Active Users:325 Time:15/07/2025 09:05:52 AM
Hmmm... - Edit 2

Before modification by DomA at 19/02/2013 05:27:23 AM

You listed pretty much most of the longer works I've read in Old French.

I've always liked the poems of Villon, but he's more early renaissance (mid-1400s) and Middle-French. But it's still somewhere in between, language-wise.

There are many historical chronicles and such in Old French, though you'll probably have to go with e-books from the BNF and such for those (and often enough, they're scanned. How are you skills deciphering medieval French-style script? ) as, as far as I know, most aren't available in published form, at least not the full texts.

One of the paperback publishers (I forget which one, but neither Gallimard nor Livre de Poche) has or had a collection of medieval works. A lot are compendiums of various texts. I've not kept track of what's available in a while, but at the time I read in Old French (which was around 25 years ago) there were more works than those you listed, incl. non fiction.

The rest of what I bought were scholarly editions for literature students that will be gone now.

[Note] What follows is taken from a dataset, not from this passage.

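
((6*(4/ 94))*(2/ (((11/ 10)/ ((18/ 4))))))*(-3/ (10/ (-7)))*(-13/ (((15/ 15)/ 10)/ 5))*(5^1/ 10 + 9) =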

One series I was particularly fond of were four big books from a Belgian university, each volume focusing on different roots of western literatu (in French for the annotations, but it had a Flemish name. It started with Boe, I think... maybe Boeck). There's one with the old celtic and norse texts, and one with mostly medieval latin texts, and another was mostly Old French. It did feature a wide variety of texts (aside from many of the better known), many religious or more mundane (non literary Old French is somewhat closer to Middle French). Those are at my parent's. I could ask for the title of the series but I very much doubt it's still available.

I have an old compendium dating back from the 1950s somewhere, I'll have to dig it up. It's definitely long gone, but scanning it I should be able to give you many more titles/authors of lesser known works that were featured.

One big classic you miss from your list would be Le Roman de Renart (Renart le Goupil, you call him Reynard the Fox, IRRC). That's as close to pop lit. as they had back then, but it's amusing (more than Marie de France, anyway). There are many farces and mysteries and proto-theater and scattered folktales, but they're hard to find in other form than from the BNF and other great libraries, often as scans rather than full text again.

A very good source to spot texts you might then be interested to track down and read would be to look in the dictionary. Mine (Larousse de L'Ancien Français) has references of first appearance in texts for most words, so that provides a pretty long bibliography.

A great deal more of Old French texts are of lesser interest as they're simply translations from Latin or Greeek.

Is the Kibler in French? It sounds an awful lot like the book I had bought to get me started (and it was awesome, even though the dictionary was a great help as well. I had to make do without one for a while as they come and go out of print. I managed to save enough to get the whole collection of historical dictionaries (Ancien, Moyen, Baroque, Classique) right before they went out of print. They've returned years later but no longer in the leather-bound edition I have them in)

Nowadays I use more often Le Robert historique de la langue française; it's closer to a dictionary of etymology, but following in detail the semantic shifts through time. It's... priceless to catch the nuances of anything from the 1600s to 1900s.